Макс Поляновский - Судьба запасного гвардейца
Гасилов смущенно молчал.
— Вот я выписал рецепты и направление в детскую больницу вместе с моим заключением, — продолжал профессор. — Скажите… а коза у вас есть?
— Коза? Откуда? — изумился Гасилов неожиданному вопросу. — На фронте в моем распоряжении были гвардейские минометы, но не козы.
— Понимаю. Значит, козы у вас нет и вы еще не понимаете, как она вам нужна. Вашему ребенку просто необходимо получать каждый день стакана два козьего молока и парочку протертых яблок. Конечно, яблоки посреди зимы, да еще поблизости от фронта, — роскошь. Да-а… Словом, купите ему козу и запомните, что профессор Сурат частной практикой не занимается. Однако этого… как его там прозвали в полку? Да, «запасного гвардейца» можете приносить ко мне в любое время, если возникнет необходимость. Всего доброго.
Профессор попрощался и запер дверь.
Только дома, уложив ребенка спать, Юрий Петрович вспомнил о пакете, который дал ему профессор Сурат. В плотном свертке лежали рецепты, медицинское заключение и… деньги, тысяча рублей, а вместе с ними короткая записка:
«Для моего маленького пациента. Козы у вас, конечно, нет. Купите ему козу».
— Вот вам и вся история, связавшая меня с человеком, которого вы только что видели, — сказал мне Гасилов, когда мы сидели с ним в саратовском парке «Липки» и Павлик сосредоточенно шагал вокруг скамейки, то и дело хватаясь за наши колени.
— Окреп! — с гордостью сказал Гасилов. — А ведь козу мы в самом деле купили. Обзавелись, можно сказать, единоличным хозяйством.
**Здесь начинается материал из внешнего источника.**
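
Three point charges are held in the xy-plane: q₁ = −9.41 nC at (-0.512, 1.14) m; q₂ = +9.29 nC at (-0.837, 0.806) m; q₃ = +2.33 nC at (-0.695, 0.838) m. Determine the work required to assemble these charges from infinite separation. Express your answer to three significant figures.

-9.08×10⁻⁷ J

The work to assemble the configuration equals its total potential energy, U = Σ kqᵢqⱼ/rᵢⱼ over all pairs.
Pair separations: r₁₂ = 0.466 m, r₁₃ = 0.353 m, r₂₃ = 0.146 m.
U = (-1.69×10⁻⁶) + (-5.58×10⁻⁷) + (1.34×10⁻⁶) = -9.08×10⁻⁷ J.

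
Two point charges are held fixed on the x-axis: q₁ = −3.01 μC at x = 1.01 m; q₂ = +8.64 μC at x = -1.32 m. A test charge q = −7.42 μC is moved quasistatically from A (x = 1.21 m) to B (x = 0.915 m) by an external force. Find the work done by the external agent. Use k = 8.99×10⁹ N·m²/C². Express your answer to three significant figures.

For quasistatic motion the external work equals the change in potential energy: W_ext = qΔV = q(V_B − V_A).
At A: distances to the source charges are 0.200 m, 2.53 m; V_A = Σ kqᵢ/rᵢ = -1.05×10⁵ V.
At B: distances to the source charges are 0.0950 m, 2.24 m; V_B = Σ kqᵢ/rᵢ = -2.50×10⁵ V.
ΔV = V_B − V_A = -1.45×10⁵ V.
W_ext = qΔV = (-7.42×10⁻⁶ C)(-1.45×10⁵ V) = 1.08 J.

1.08 J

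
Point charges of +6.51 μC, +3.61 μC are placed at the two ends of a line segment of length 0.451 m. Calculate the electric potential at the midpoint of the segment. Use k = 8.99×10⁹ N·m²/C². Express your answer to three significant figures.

4.03×10⁵ V

The total potential is the scalar sum of each charge's contribution, V = Σ kqᵢ/rᵢ.
Each charge is 0.226 m from the midpoint.
V = k[(6.51×10⁻⁶)/(0.226) + (3.61×10⁻⁶)/(0.226)] = 4.03×10⁵ V.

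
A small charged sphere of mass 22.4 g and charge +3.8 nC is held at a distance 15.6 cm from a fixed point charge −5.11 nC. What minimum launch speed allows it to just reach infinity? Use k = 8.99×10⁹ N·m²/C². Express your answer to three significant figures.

To just escape, total mechanical energy must reach zero at infinity: ½mv²_min + U = 0, so ½mv²_min = −U = |kQq|/r.
|U| = |kQq|/r = (8.99×10⁹ N·m²/C²)(5.11×10⁻⁹)(3.80×10⁻⁹)/(0.156) = 1.12×10⁻⁶ J.
v_min = √(2|U|/m) = √(2·1.12×10⁻⁶/0.0224) = 0.0100 m/s.

0.0100 m/s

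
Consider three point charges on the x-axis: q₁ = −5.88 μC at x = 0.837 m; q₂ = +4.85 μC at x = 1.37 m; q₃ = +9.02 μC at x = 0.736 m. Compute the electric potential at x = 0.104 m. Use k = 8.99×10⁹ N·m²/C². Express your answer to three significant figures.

9.06×10⁴ V

The total potential is the scalar sum of each charge's contribution, V = Σ kqᵢ/rᵢ.
Distances from the field point to each charge: r₁ = 0.733 m, r₂ = 1.27 m, r₃ = 0.632 m.
V = k[(-5.88×10⁻⁶)/(0.733) + (4.85×10⁻⁶)/(1.27) + (9.02×10⁻⁶)/(0.632)] = 9.06×10⁴ V.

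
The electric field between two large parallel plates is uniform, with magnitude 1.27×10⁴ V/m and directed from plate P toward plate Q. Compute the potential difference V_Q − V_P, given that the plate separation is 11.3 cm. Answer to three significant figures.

In a uniform field, potential decreases in the direction of E: ΔV = −E·d for a displacement d parallel to E.
Going from P to Q is a displacement of 11.3 cm along the field, so V_Q − V_P = −Ed = -1440 V.

-1440 V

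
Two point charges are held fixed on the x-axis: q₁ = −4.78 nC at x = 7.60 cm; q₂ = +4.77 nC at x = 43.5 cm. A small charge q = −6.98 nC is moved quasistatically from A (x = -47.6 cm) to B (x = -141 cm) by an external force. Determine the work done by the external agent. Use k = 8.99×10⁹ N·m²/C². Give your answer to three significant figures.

For quasistatic motion the external work equals the change in potential energy: W_ext = qΔV = q(V_B − V_A).
At A: distances to the source charges are 0.552 m, 0.911 m; V_A = Σ kqᵢ/rᵢ = -30.8 V.
At B: distances to the source charges are 1.49 m, 1.84 m; V_B = Σ kqᵢ/rᵢ = -5.68 V.
ΔV = V_B − V_A = 25.1 V.
W_ext = qΔV = (-6.98×10⁻⁹ C)(25.1 V) = -1.75×10⁻⁷ J.

-1.75×10⁻⁷ J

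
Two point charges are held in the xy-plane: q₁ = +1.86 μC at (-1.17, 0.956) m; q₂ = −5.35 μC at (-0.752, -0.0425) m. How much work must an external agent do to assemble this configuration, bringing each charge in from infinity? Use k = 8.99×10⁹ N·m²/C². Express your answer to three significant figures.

The work to assemble the configuration equals its total potential energy, U = Σ kqᵢqⱼ/rᵢⱼ over all pairs.
Pair separations: r₁₂ = 1.08 m.
U = (-0.0826) = -0.0826 J.

-0.0826 J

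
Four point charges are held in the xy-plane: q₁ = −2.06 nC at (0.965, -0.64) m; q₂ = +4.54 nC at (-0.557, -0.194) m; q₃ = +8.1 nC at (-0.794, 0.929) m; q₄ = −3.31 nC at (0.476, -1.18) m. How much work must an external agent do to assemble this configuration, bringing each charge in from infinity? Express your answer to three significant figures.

6.30×10⁻⁸ J

The work to assemble the configuration equals its total potential energy, U = Σ kqᵢqⱼ/rᵢⱼ over all pairs.
Pair separations: r₁₂ = 1.59 m, r₁₃ = 2.36 m, r₁₄ = 0.729 m, r₂₃ = 1.15 m, r₂₄ = 1.43 m, r₃₄ = 2.46 m.
Summing all 6 pair terms gives U = 6.30×10⁻⁸ J.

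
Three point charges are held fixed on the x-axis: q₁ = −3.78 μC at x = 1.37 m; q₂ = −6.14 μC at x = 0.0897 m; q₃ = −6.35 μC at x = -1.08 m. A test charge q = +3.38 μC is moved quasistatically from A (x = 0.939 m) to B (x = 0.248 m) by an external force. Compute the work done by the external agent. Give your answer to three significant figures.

For quasistatic motion the external work equals the change in potential energy: W_ext = qΔV = q(V_B − V_A).
At A: distances to the source charges are 0.431 m, 0.849 m, 2.02 m; V_A = Σ kqᵢ/rᵢ = -1.72×10⁵ V.
At B: distances to the source charges are 1.12 m, 0.158 m, 1.33 m; V_B = Σ kqᵢ/rᵢ = -4.22×10⁵ V.
ΔV = V_B − V_A = -2.50×10⁵ V.
W_ext = qΔV = (3.38×10⁻⁶ C)(-2.50×10⁵ V) = -0.845 J.

-0.845 J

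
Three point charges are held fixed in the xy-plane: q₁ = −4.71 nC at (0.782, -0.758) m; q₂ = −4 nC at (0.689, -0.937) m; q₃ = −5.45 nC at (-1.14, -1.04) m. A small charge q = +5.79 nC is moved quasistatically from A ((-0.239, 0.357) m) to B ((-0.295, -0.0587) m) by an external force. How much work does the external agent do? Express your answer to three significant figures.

For quasistatic motion the external work equals the change in potential energy: W_ext = qΔV = q(V_B − V_A).
At A: distances to the source charges are 1.51 m, 1.59 m, 1.66 m; V_A = Σ kqᵢ/rᵢ = -80.1 V.
At B: distances to the source charges are 1.28 m, 1.32 m, 1.29 m; V_B = Σ kqᵢ/rᵢ = -98.1 V.
ΔV = V_B − V_A = -18.0 V.
W_ext = qΔV = (5.79×10⁻⁹ C)(-18.0 V) = -1.04×10⁻⁷ J.

-1.04×10⁻⁷ J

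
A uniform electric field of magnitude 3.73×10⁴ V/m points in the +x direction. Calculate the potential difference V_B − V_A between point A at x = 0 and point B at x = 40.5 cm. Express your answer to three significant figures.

-1.51×10⁴ V

In a uniform field, potential decreases in the direction of E: V_B − V_A = −E·Δx.
V_B − V_A = −(3.73×10⁴ V/m)(0.405 m) = -1.51×10⁴ V.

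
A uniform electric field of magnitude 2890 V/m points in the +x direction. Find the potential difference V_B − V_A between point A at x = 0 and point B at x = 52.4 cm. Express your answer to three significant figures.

-1510 V

In a uniform field, potential decreases in the direction of E: V_B − V_A = −E·Δx.
V_B − V_A = −(2890 V/m)(0.524 m) = -1510 V.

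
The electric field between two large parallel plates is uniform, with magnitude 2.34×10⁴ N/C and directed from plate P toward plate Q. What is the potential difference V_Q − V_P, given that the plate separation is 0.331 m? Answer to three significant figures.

-7750 V

In a uniform field, potential decreases in the direction of E: ΔV = −E·d for a displacement d parallel to E.
Going from P to Q is a displacement of 0.331 m along the field, so V_Q − V_P = −Ed = -7750 V.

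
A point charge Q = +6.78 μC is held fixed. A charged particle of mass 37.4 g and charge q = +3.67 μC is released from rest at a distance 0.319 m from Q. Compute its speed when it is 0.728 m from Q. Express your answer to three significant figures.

Only the electrostatic force acts, so mechanical energy is conserved: ½mv² = U₁ − U₂ = kQq(1/r₁ − 1/r₂).
U₁ − U₂ = (8.99×10⁹ N·m²/C²)(6.78×10⁻⁶ C)(3.67×10⁻⁶ C)(1/0.319 − 1/0.728) = 0.394 J.
v = √(2·0.394/0.0374) = 4.59 m/s.

4.59 m/s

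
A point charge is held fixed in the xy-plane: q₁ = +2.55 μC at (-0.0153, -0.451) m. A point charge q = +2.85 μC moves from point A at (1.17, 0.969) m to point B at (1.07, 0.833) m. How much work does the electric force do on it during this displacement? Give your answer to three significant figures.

-3.54×10⁻³ J

The work done by the electric force is W_field = −ΔU = −q(V_B − V_A) = q(V_A − V_B).
At A: distance to the source charge is 1.85 m; V_A = kq₁/r = 1.24×10⁴ V.
At B: distance to the source charge is 1.68 m; V_B = kq₁/r = 1.36×10⁴ V.
ΔV = V_B − V_A = 1240 V.
W_field = −qΔV = −(2.85×10⁻⁶ C)(1240 V) = -3.54×10⁻³ J.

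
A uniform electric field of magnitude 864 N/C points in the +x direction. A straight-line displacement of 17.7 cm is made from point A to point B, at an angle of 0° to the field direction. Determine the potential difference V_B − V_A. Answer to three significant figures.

Only the component of displacement along E changes the potential: ΔV = −E·d·cosθ.
ΔV = −(864 V/m)(0.177 m)cos0° = -153 V.

-153 V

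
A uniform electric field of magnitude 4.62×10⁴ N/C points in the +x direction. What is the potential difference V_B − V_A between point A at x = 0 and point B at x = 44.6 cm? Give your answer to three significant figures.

-2.06×10⁴ V

In a uniform field, potential decreases in the direction of E: V_B − V_A = −E·Δx.
V_B − V_A = −(4.62×10⁴ V/m)(0.446 m) = -2.06×10⁴ V.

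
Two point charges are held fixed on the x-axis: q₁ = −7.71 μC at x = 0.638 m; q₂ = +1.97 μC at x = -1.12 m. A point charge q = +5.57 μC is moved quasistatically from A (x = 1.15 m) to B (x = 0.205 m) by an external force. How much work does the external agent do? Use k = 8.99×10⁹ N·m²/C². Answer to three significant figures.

-0.107 J

For quasistatic motion the external work equals the change in potential energy: W_ext = qΔV = q(V_B − V_A).
At A: distances to the source charges are 0.512 m, 2.27 m; V_A = Σ kqᵢ/rᵢ = -1.28×10⁵ V.
At B: distances to the source charges are 0.433 m, 1.33 m; V_B = Σ kqᵢ/rᵢ = -1.47×10⁵ V.
ΔV = V_B − V_A = -1.91×10⁴ V.
W_ext = qΔV = (5.57×10⁻⁶ C)(-1.91×10⁴ V) = -0.107 J.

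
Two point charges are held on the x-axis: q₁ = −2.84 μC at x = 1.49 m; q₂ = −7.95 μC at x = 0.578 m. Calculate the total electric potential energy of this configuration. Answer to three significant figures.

The assembly work is the sum of pairwise potential energies, U = Σ_{i<j} kqᵢqⱼ/rᵢⱼ.
Pair separations: r₁₂ = 0.912 m.
U = (0.223) = 0.223 J.

0.223 J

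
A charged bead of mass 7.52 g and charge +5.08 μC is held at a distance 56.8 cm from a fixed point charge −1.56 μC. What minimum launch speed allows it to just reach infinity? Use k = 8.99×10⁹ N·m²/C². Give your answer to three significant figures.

5.78 m/s

To just escape, total mechanical energy must reach zero at infinity: ½mv²_min + U = 0, so ½mv²_min = −U = |kQq|/r.
|U| = |kQq|/r = (8.99×10⁹ N·m²/C²)(1.56×10⁻⁶)(5.08×10⁻⁶)/(0.568) = 0.125 J.
v_min = √(2|U|/m) = √(2·0.125/7.52×10⁻³) = 5.78 m/s.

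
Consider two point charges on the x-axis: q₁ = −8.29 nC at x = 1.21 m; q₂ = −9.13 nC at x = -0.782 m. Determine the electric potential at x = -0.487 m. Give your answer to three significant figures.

-322 V

The total potential is the scalar sum of each charge's contribution, V = Σ kqᵢ/rᵢ.
Distances from the field point to each charge: r₁ = 1.70 m, r₂ = 0.295 m.
V = k[(-8.29×10⁻⁹)/(1.70) + (-9.13×10⁻⁹)/(0.295)] = -322 V.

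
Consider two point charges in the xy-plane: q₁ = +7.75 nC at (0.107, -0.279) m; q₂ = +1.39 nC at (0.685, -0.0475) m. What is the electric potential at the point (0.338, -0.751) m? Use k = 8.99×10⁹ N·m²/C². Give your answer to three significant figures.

149 V

Electric potential is a scalar, so the contributions from each charge add algebraically: V = Σ kqᵢ/rᵢ.
Distances from the field point to each charge: r₁ = 0.525 m, r₂ = 0.784 m.
V = k[(7.75×10⁻⁹)/(0.525) + (1.39×10⁻⁹)/(0.784)] = 149 V.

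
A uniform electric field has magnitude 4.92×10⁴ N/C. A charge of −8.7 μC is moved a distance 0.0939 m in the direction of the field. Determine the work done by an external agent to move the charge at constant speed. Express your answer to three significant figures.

0.0402 J

The potential change for a displacement 0.0939 m in the direction of the field is ΔV = −Ed = -4620 V.
W_ext = qΔV = 0.0402 J.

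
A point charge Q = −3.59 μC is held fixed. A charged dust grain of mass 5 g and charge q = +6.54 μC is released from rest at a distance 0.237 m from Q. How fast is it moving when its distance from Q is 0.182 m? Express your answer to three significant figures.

10.4 m/s

Only the electrostatic force acts, so mechanical energy is conserved: ½mv² = U₁ − U₂ = kQq(1/r₁ − 1/r₂).
U₁ − U₂ = (8.99×10⁹ N·m²/C²)(-3.59×10⁻⁶ C)(6.54×10⁻⁶ C)(1/0.237 − 1/0.182) = 0.269 J.
v = √(2·0.269/5.00×10⁻³) = 10.4 m/s.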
Всю обратную дорогу от парка до дома Гасилов нес Павлика на руках. Опьяненный весенним воздухом, ребенок крепко спал.
Дома Юрий Петрович и его радушные хозяева пригласили меня к обеденному столу, но время мое истекло. До отхода машины оставалось не более часа. И я стал прощаться. Гасилов вышел проводить меня.
По пути он говорил мне, что для покупки козы было создано целое акционерное общество: к тысяче рублей профессора Сурата прибавили недостающую сумму старики Мартыновы и сам Гасилов. И еще поведал мне Юрий Петрович, что теперь уже недолго осталось ему жить в Саратове строительство, где он работал, подходило к концу. Значит, не за горами то время, когда он вновь получит назначение и вернется в действующую армию.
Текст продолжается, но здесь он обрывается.